If you happen to see a question you know the answer to, please do chime in and help your fellow community members. We appreciate your help!
Test-drive the GATK tools and Best Practices pipelines on Terra
Check out this blog post to learn how you can get started with GATK and try out the pipelines in preconfigured workspaces (with a user-friendly interface!) without having to install anything.
problems with EstimateLibraryComplexity and MAX_GROUP_RATIO
it's long time that I've been using your tool EstimateLibraryComplexity to estimate the percentage of duplicated reads in sequencing experiment of high duplicated long-mate pair libraries. However, I noticed a large discrepancy in the estimation of duplicates, compared to other tools, such as bbcountunique.sh, part of the BBmap suite, when the number of duplicates become very hight.
For example I examined with EstimateLibraryComplexity, a 6M reads long mate-pair library for which bbcountunique.sh estimates 22.96% duplicates (without distinguish between optical and PCR duplicates). EstimateLibraryComplexity calculates 2.77% "PERCENT_DUPLICATION" which is an order of magnitude lower.
Looking at the other data the READ_PAIRS_EXAMINED was only 785,328, READ_PAIR_DUPLICATES =21,780, READ_PAIR_OPTICAL_DUPLICATES = 9,593 but more surprisingly, the program returned a long list of "WARNINGS":
WARNING 2015-10-16 18 43 50 EstimateLibraryComplexity Omitting group with over 500 times the expected mean number of read pairs. Mean 1, Actual .... Prefixes ....
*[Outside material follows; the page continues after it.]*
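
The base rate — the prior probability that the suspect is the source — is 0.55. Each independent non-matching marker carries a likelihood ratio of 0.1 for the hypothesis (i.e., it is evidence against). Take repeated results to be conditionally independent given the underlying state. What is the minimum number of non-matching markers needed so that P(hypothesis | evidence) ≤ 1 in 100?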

The higher number of "Actual" was 1,018,992. I sow that there is the parameters MAX_GROUP_RATIO=500 (default) that control this behaviour. As reported in the documentation, this avoid to "process self-similar groups that are this many times over the mean expected group size" so, in my case a total of 4,722,532 read were exclude from the calculation of the % of duplicates.
Mi questions are:
What is the rationale to avoid taking into account groups with this high number of duplicates??
I tried to set MAX_GROUP_RATIO=10000000 to include those high duplicated reads onto the calculation of percentage of duplication but the program stalled.
What can I do to obtain the real percentage of duplicates in my sequencing files with EstimateLibraryComplexity?
Thank you very match for your explanations!